LITERATURA

3 livros da autora lésbica mais censurada pela ditadura militar brasileira

Figura central na resistência cultural, Cassandra Rios desafiou tabus sobre sexualidade e pagou um alto preço por sua ousadia

Odete Rios.Créditos: Vânia Toledo
Escrito en CULTURA el

Durante o regime militar, a escritora Cassandra Rios, pseudónimo de Odete Rios, se tornou uma figura incômoda para a ditadura por diversas razões, sendo a a principal delas, o teor erótico de suas obras, visto como uma afronta à moral da época. Nascida em 1932 em São Paulo, a escritora marca ainda hoje a rebeldia durante os anos de chumbo. 

Apesar da perseguição, tornou-se a primeira autora brasileira a vender mais de um milhão de exemplares, superando nomes como Jorge Amado, Clarice Lispector e Érico Veríssimo. Segundo o pesquisador Rodolfo Londero, em entrevista à BBC, a censura acabou impulsionando sua notoriedade. “A fama de ‘escritora maldita’ virou uma marca lucrativa para as editoras”.

A repressão, no entanto, teve consequências profundas. Em 1976, ano em que 14 de seus livros foram censurados em apenas seis meses, Cassandra decretou falência. Suas obras desapareceram das prateleiras, e até hoje boa parte de sua produção, com  cerca de 50 títulos, segue fora de circulação nas grandes editoras e livrarias. 

Foto: Luigi Mamprin / Revista Realidade, 1970

De acordo com relatos de Liz Rios, sobrinha da autora, Cassandra era interrogada com frequência no DOPS. Ela lembra que, ao publicar sob pseudônimo masculino, a tia conseguia escapar da censura. Ainda sim, diversos livros foram confiscados e queimados. Em entrevista à revista Realidade, em 1970, a escritora relatou o impacto do AI-5: “Sou uma criatura simples, triste. A vida de escritora tem sido dura para mim”. Cassandra Rios morreu em 2002, aos 69 anos, vítima de câncer.

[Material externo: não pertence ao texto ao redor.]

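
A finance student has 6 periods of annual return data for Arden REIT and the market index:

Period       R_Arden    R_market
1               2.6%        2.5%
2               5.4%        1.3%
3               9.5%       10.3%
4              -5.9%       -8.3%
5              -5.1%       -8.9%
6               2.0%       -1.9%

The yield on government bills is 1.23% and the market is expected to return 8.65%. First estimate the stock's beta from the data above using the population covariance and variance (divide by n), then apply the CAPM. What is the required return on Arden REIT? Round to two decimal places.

7.16%

Mean R_i = (2.6 + 5.4 + 9.5 − 5.9 − 5.1 + 2.0) / 6 = 1.4167%
Mean R_m = (2.5 + 1.3 + 10.3 − 8.3 − 8.9 − 1.9) / 6 = -0.8333%
Σ(R_i − R̄_i)(R_m − R̄_m) = 209.0133  ⇒  Cov = 209.0133 / 6 = 34.8356
Σ(R_m − R̄_m)² = 261.5733  ⇒  Var(R_m) = 261.5733 / 6 = 43.5956
β = Cov / Var(R_m) = 34.8356 / 43.5956 = 0.7991
MRP = 8.65% − 1.23% = 7.42%
E(R) = R_f + β × MRP = 1.23% + 0.7991 × 7.42% = 7.16%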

Em celebração do Mês do Orgulho LGBT, Fórum relembra três títulos fundamentais da autora que sobrevive ainda quando esquecida. 

1. A Volúpia do Pecado

Publicado em 1948, quando Cassandra Rios ainda assinava como Odete aos 16 anos, A Volúpia do Pecado é reconhecido como o primeiro romance lésbico da literatura brasileira. Rejeitado por editoras paulistanas por seu conteúdo considerado escandaloso, o livro foi publicado de forma independente, com recursos emprestados por sua mãe. A obra narra a descoberta do desejo entre duas adolescentes, marcando o início da trajetória literária da autora ao abordar abertamente a sexualidade feminina.

2. Carne em Delírio (1948)

Em Carne em Delírio, Cassandra Rios acompanha a trajetória de Cristina, jovem da elite paulistana, que engravida após se entregar ao noivo Marcos, morto em um acidente. Rejeitada pelo pai, é acolhida pela governanta e levada à fazenda da família, onde conhece Alexandre, homem rude que a salva de um afogamento e com quem desenvolve uma relação intensa. Após um casamento frustrado na cidade, Cristina retorna à fazenda para viver um relacionamento marcado por desejo e dilemas morais. 

4. Veneno (1965)

Publicado durante o início da intensificação da censura no Brasil, Veneno apresenta Cássio, um escritor paulistano dividido entre sua vocação literária e relações afetivas que o desviam da escrita. Após um termino, envolve-se com várias mulheres em busca de sentido emocional, até desenvolver uma paixão obsessiva por Verônica. Paralelamente, estabelece uma amizade sincera com Sabina, uma artista lésbica que lhe oferece acolhimento e diálogo. Interpretado como uma metáfora da própria trajetória de Cassandra Rios, o romance reflete as frustrações de uma autora marginalizada e crítica do mercado editorial brasileiro, que rejeitava sua literatura enquanto exaltava obras estrangeiras com conteúdo semelhante.